Marta Russell ap888 at lafn.org
Tue Nov 16 10:02:09 PST 1999


I'd like to add one more thing that may not come through after reading my last post -- everyone I know who works in one of the craft trades in Hollywood, works hard to make their living. I did too in visual effects production -- long days are a part of the gig for hands-on workers though may not be for say, voice over actors. There is no doubt that the way the studios have structured the business, craft workers need to be ever vigilantly guarding and advancing gains.

marta

Marta Russell wrote:


> Tom Lehman wrote:
>
> > I expect to hear from a few others out in California familiar with the
> > situation in the movie industry.
> >
> > TL
>
> I don't recall Katha saying anything against the workers. The discussion was
> about the union and my original post was about the recent union decision to
> get on board the free trade issue.
>
> My film experience was in visual effects production and later supervision of
> that production -- a category of film work where there were no unions
> representing supervisors or workers because we did not fit into the
> traditional trades.
>
> I've worked on many many movie sets and film locations in my day, and I
> certainly would not characterize the Hollywood work scene as one where "our
> working conditions are among the worst in the world." It is a gross
> exaggeration. Bagels, donuts, coffee, appleboxes to sit on, directors who
> though can be egomaniacs, generally respect the trades and count on their
> expertise to do a job properly. Contrast this to production line work in
> sweaty factories where women slave 12 or more hour days with no breaks at
> salaries this guy would laugh at -- where workers lives are at stake, where
> their youth is used up, health destroyed and are as replaceable as
> barnyard animals and treated the same. It does not do Hollywood workers
> image any good to bemoan the supposedly horrible working conditions -- I've
> never seen one in over 13 years of active film production work at many major
> studios, not even on low budget independent films. Not that these workers
> should not have job security, good pay, and benefits, etc. but really there
> is no comparision to many working people's conditions in the world.
>
> The question I have, is why didn't the Hollywood unions see this NAFTA thing
> coming and do something about it before now? My suspicion is that they saw
> it but did not believe it could happen to them.
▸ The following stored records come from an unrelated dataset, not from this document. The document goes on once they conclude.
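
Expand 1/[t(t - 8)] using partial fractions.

1/t(t - 8) = A/t + B/(t - 8). A = 1/(0 - 8) = -1/8, B = 1/(8 - 0) = 1/8
Result: (-1/8)/t + (1/8)/(t - 8)


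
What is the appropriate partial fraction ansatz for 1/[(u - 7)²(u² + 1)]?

Repeated linear + quadratic: α/(u - 7) + β/(u - 7)² + (γu + δ)/(u² + 1)


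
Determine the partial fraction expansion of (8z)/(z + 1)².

(8z) = P(z + 1) + Q. At z = -1: Q = 8·(-1) + 0 = -8. Coeff of z: P = 8
Result: 8/(z + 1) - 8/(z + 1)²


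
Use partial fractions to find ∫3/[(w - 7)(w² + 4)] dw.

Cover-up at w=7: P = 3/(7²+4) = 3/53. Coeff matching: Q = -3/53, R = -21/53. Decomposition: (3/53)/(w - 7) - ((3/53)w + 21/53)/(w² + 4). Integrate: linear → ln, quadratic → (1/2)ln + arctan: (3/53) ln|(w - 7)| - (3/106) ln(w² + 4) - (21/106) arctan(w/2) + C


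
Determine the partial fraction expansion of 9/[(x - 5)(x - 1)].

9/(x - 5)(x - 1) = A/(x - 5) + B/(x - 1). A = 9/(5 - 1) = 9/4, B = 9/(1 - 5) = -9/4
Result: (9/4)/(x - 5) - (9/4)/(x - 1)


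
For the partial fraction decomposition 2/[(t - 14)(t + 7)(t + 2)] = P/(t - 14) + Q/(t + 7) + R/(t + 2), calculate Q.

Cover-up at t = -7: Q = 2/[(-7 - 14)(-7 + 2)] = 2/[(-21)(-5)] = 2/105


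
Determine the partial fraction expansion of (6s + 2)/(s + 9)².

(6s + 2) = α(s + 9) + β. At s = -9: β = 6·(-9) + 2 = -52. Coeff of s: α = 6
Result: 6/(s + 9) - 52/(s + 9)²


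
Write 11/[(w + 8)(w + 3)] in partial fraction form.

11/(w + 8)(w + 3) = α/(w + 8) + β/(w + 3). α = 11/(-8 + 3) = -11/5, β = 11/(-3 + 8) = 11/5
Result: (-11/5)/(w + 8) + (11/5)/(w + 3)


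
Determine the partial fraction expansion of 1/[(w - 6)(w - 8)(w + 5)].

Using cover-up method: P = -1/22, Q = 1/26, R = 1/143
Result: (-1/22)/(w - 6) + (1/26)/(w - 8) + (1/143)/(w + 5)


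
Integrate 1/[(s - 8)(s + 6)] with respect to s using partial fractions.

Decompose: 1/[(s - 8)(s + 6)] = (1/14)/(s - 8) - (1/14)/(s + 6). Integrate each term: (1/14) ln|(s - 8)| - (1/14) ln|(s + 6)| + C


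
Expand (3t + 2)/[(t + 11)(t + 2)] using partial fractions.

At t=-11: P = (3·(-11) + 2)/(-11 + 2) = 31/9. At t=-2: Q = (3·(-2) + 2)/(-2 + 11) = -4/9
Result: (31/9)/(t + 11) - (4/9)/(t + 2)


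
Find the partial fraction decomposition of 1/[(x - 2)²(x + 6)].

Cover-up at x=-6: C = 1/(-6 - 2)² = 1/64. Cover-up at x=2: B = 1/(2 + 6) = 1/8. Comparing x² coeff: A = -C = -1/64
Result: (-1/64)/(x - 2) + (1/8)/(x - 2)² + (1/64)/(x + 6)


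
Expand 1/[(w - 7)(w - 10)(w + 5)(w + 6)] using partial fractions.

Using Heaviside cover-up: (-1/468)/(w - 7) + (1/720)/(w - 10) + (1/180)/(w + 5) - (1/208)/(w + 6)


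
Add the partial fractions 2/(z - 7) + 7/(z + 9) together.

Common denominator (z - 7)(z + 9). Numerator: 2(z + 9) + 7(z - 7) = (2z + 18) + (7z - 49) = 9z - 31
Result: (9z - 31)/[(z - 7)(z + 9)]


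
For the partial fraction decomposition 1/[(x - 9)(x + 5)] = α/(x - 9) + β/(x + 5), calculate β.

Cover-up at x = -5: β = 1/(-5 - 9) = -1/14


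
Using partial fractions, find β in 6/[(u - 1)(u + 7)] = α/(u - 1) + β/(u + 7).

Cover-up at u = -7: β = 6/(-7 - 1) = -6/8 = -3/4


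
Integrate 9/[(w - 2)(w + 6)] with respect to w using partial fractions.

Decompose: 9/[(w - 2)(w + 6)] = (9/8)/(w - 2) - (9/8)/(w + 6). Integrate each term: (9/8) ln|(w - 2)| - (9/8) ln|(w + 6)| + C


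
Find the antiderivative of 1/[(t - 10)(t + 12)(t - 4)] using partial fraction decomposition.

Cover-up: α = 1/132, β = 1/352, γ = -1/96. Decomposition: (1/132)/(t - 10) + (1/352)/(t + 12) - (1/96)/(t - 4). Integrate each term: (1/132) ln|(t - 10)| + (1/352) ln|(t + 12)| - (1/96) ln|(t - 4)| + C


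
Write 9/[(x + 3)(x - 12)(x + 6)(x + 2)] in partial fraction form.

Using Heaviside cover-up: (1/5)/(x + 3) + (1/420)/(x - 12) - (1/24)/(x + 6) - (9/56)/(x + 2)


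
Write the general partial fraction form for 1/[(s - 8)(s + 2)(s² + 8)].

Two linear + quadratic: A/(s - 8) + B/(s + 2) + (Cs + D)/(s² + 8)


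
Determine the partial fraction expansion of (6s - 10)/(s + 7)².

(6s - 10) = P(s + 7) + Q. At s = -7: Q = 6·(-7) - 10 = -52. Coeff of s: P = 6
Result: 6/(s + 7) - 52/(s + 7)²


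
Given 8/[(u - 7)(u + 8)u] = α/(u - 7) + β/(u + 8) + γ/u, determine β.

Cover-up at u = -8: β = 8/[(-8 - 7)(-8 - 0)] = 8/[(-15)(-8)] = 8/120 = 1/15


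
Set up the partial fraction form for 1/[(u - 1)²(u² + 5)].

Repeated linear + quadratic: P/(u - 1) + Q/(u - 1)² + (Ru + S)/(u² + 5)


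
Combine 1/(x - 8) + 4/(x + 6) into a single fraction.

Common denominator (x - 8)(x + 6). Numerator: 1(x + 6) + 4(x - 8) = (x + 6) + (4x - 32) = 5x - 26
Result: (5x - 26)/[(x - 8)(x + 6)]


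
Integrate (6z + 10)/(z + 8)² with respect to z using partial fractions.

Decompose: A = 6, B = 6·(-8) + 10 = -38, so (6z + 10)/(z + 8)² = 6/(z + 8) - 38/(z + 8)². Integrate: ∫ A/(z + 8) dz = 6 ln|(z + 8)|; ∫ B/(z + 8)² dz = 38/(z + 8). Sum: 6 ln|(z + 8)| + 38/(z + 8) + C


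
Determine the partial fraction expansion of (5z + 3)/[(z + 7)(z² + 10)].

At z=-7: P = (5·(-7) + 3)/((-7)² + 10) = -32/59. Q = -P = 32/59, R = 5 - (-7)·P = 71/59
Result: (-32/59)/(z + 7) + ((32/59)z + 71/59)/(z² + 10)


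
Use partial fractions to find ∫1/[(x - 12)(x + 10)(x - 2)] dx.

Cover-up: P = 1/220, Q = 1/264, R = -1/120. Decomposition: (1/220)/(x - 12) + (1/264)/(x + 10) - (1/120)/(x - 2). Integrate each term: (1/220) ln|(x - 12)| + (1/264) ln|(x + 10)| - (1/120) ln|(x - 2)| + C


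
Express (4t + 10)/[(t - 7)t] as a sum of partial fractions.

At t=7: α = (4·7 + 10)/(7 - 0) = 38/7. At t=0: β = (4·0 + 10)/(0 - 7) = -10/7
Result: (38/7)/(t - 7) - (10/7)/t


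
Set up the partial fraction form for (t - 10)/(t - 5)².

Repeated linear factor: α/(t - 5) + β/(t - 5)²


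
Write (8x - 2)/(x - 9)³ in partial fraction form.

(8x - 2) = P(x - 9)² + Q(x - 9) + R. At x = 9: R = 8·9 - 2 = 70. Coefficients: P = 0, Q = 8
Result: 8/(x - 9)² + 70/(x - 9)³


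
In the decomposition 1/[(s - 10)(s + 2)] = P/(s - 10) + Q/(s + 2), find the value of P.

Cover-up at s = 10: P = 1/(10 + 2) = 1/12


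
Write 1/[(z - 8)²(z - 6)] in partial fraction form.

Cover-up at z=6: C = 1/(6 - 8)² = 1/4. Cover-up at z=8: B = 1/(8 - 6) = 1/2. Comparing z² coeff: A = -C = -1/4
Result: (-1/4)/(z - 8) + (1/2)/(z - 8)² + (1/4)/(z - 6)


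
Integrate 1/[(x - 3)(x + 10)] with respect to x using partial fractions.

Decompose: 1/[(x - 3)(x + 10)] = (1/13)/(x - 3) - (1/13)/(x + 10). Integrate each term: (1/13) ln|(x - 3)| - (1/13) ln|(x + 10)| + C


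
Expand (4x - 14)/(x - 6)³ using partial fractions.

(4x - 14) = α(x - 6)² + β(x - 6) + γ. At x = 6: γ = 4·6 - 14 = 10. Coefficients: α = 0, β = 4
Result: 4/(x - 6)² + 10/(x - 6)³


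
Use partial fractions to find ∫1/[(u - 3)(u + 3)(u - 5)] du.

Cover-up: A = -1/12, B = 1/48, C = 1/16. Decomposition: (-1/12)/(u - 3) + (1/48)/(u + 3) + (1/16)/(u - 5). Integrate each term: (-1/12) ln|(u - 3)| + (1/48) ln|(u + 3)| + (1/16) ln|(u - 5)| + C


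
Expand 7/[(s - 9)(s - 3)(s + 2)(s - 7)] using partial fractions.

Using Heaviside cover-up: (7/132)/(s - 9) + (7/120)/(s - 3) - (7/495)/(s + 2) - (7/72)/(s - 7)


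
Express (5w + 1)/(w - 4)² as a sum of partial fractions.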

They've have a pretty
> isolated business, dependent upon skills unique to a Hollywood setting -- but
> now that more workers can do the same work in Austrailia, in Canada, in Korea
> -- for
> less money -- this locale security is a thing of the past.
>
> My original post made the point (correct me if I am wrong) that the
> Hollywood unions had done very little in the past to join the fight against
> NAFTA when other worker jobs were going to other countries - insulating
> themselves from the other workers plight. Now when their ox is getting gored
> they join the frey because they are losing their jobs and standard of living.
>
> This has been coming a long time, but only recently has there been protest.
> The studios knew where this was going way before the union got activated. Did
> the Hollywood workers think the MPAA would protect them when every major
> corporate interest in the nation has abandoned the workers -- they are all
> corporations which are more interested in profits than people's lives?